La courbe de l’inégalité des richesses a connu deux pics dans les pays occidentaux, l’un à la fin du XIXe siècle, l’autre aujourd’hui. Dans les deux cas, on a assisté à la constitution de très grandes richesses familiales. Ce sont deux périodes de mondialisation qui ont permis à beaucoup d’entreprises d’atteindre des tailles impensables si elles s’étaient limitées à un périmètre national. De 1914 aux années 1990, la période est en revanche beaucoup moins favorable : le commerce international est restreint, les marchés des capitaux aussi. Malgré les revers économiques et les guerres, on assiste à la création de beaucoup de fortunes de taille moyenne. Celles-ci demeurent, mais depuis trois décennies elles sont distancées par la croissance des très grosses fortunes.
Pour posséder de grandes fortunes, il faut être propriétaire de parts dans de grandes entreprises. La mondialisation a bien sûr joué un rôle primordial pour cela, mais pas seulement. En particulier, les taux d’intérêt dans ces deux périodes sont arrivés à des minima séculaires. Pendant ces quarante dernières années, le coût du capital a eu tendance à baisser. Les économistes affirment que cette baisse favorise les moins riches, parce qu’ils peuvent ainsi emprunter à moindre coût. Mais elle a d’autres conséquences, qui ont plus à voir avec les inégalités… entre riches.
D’un côté, ceux qui détiennent un actif rare et ont besoin de capital pour le faire fructifier. Appelons-les des entrepreneurs. De l’autre, les investisseurs et épargnants qui veulent placer leur argent. La part des revenus de l’entreprise qui doit rétribuer les prêteurs varie selon le taux d’intérêt, c’est-à-dire selon le coût de l’emprunt. Quand le coût du capital est bas, la part des revenus restant à l’entrepreneur est plus grande, et quand le coût du capital est élevé cette part est moindre.
Si l’entrepreneur choisit, pour investir, de vendre une part de l’entreprise – sous forme d’actions – plutôt que de soustraire des revenus la même somme, des taux faibles élèvent la valeur financière de l’entreprise.

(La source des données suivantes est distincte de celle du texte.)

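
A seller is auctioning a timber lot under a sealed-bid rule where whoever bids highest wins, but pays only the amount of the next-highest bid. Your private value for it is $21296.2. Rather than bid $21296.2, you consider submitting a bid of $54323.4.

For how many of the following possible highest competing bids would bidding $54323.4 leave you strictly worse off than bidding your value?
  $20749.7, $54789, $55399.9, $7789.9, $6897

The deviation hurts exactly when the highest competing bid lies strictly between $21296.2 and $54323.4 — overbidding then wins at a price above your value.
$20749.7: below both → same outcome either way.
$54789: above both → same outcome either way.
$55399.9: above both → same outcome either way.
$7789.9: below both → same outcome either way.
$6897: below both → same outcome either way.
Count: 0.

0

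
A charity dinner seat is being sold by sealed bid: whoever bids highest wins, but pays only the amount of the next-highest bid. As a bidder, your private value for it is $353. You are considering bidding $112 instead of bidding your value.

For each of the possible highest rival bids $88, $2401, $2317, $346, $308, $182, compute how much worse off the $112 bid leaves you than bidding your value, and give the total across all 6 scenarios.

$223

The deviation costs you only when the competing bid falls strictly between $112 and $353; elsewhere both bids give the same outcome.
$88: outcomes coincide → loss $0.
$2401: outcomes coincide → loss $0.
$2317: outcomes coincide → loss $0.
$346: truthful payoff $7, deviation payoff $0 → loss $7.
$308: truthful payoff $45, deviation payoff $0 → loss $45.
$182: truthful payoff $171, deviation payoff $0 → loss $171.
Total loss = $7 + $45 + $171 = $223.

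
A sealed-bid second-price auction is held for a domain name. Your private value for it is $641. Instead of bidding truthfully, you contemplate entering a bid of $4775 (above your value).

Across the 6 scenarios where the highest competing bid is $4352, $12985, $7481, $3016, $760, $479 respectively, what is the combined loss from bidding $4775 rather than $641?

$6205

The deviation costs you only when the competing bid falls strictly between $641 and $4775; elsewhere both bids give the same outcome.
$4352: truthful payoff $0, deviation payoff −$3711 → loss $3711.
$12985: outcomes coincide → loss $0.
$7481: outcomes coincide → loss $0.
$3016: truthful payoff $0, deviation payoff −$2375 → loss $2375.
$760: truthful payoff $0, deviation payoff −$119 → loss $119.
$479: outcomes coincide → loss $0.
Total loss = $3711 + $2375 + $119 = $6205.
Because the price is fixed by the runner-up's bid, deviating from your value can only change a good outcome into a bad one — never the reverse.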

L’entrepreneur devra donc vendre moins d’actions, et il lui en restera une plus grande part. C’est ce phénomène qui explique en grande partie la constitution de très grandes fortunes dans les technologies. Les Jeff Bezos et autres Elon Musk peuvent construire de grandes entreprises mondiales tout en en conservant de très grandes parts, et bien souvent tout le contrôle.
Agir à très grande échelle
On pourrait penser que ce lien entre coût du capital et inégalités est un phénomène d’outre-Atlantique lié aux nouvelles technologies, et qu’il ne concerne donc pas l’Europe. Il n’en est rien. Tout individu qui possède une part importante d’une entreprise bénéficie de taux d’intérêt bas quand l’entreprise lève des fonds pour grandir – même si cette entreprise est « traditionnelle » et orientée vers l’économie du luxe (François Pinault, Bernard Arnault…). Les actionnaires principaux de ces entreprises profitent tout autant que ceux du high-tech de la possibilité d’agir à très grande échelle avec une clientèle mondiale, des sites de production dispersés et un coût du capital très faible.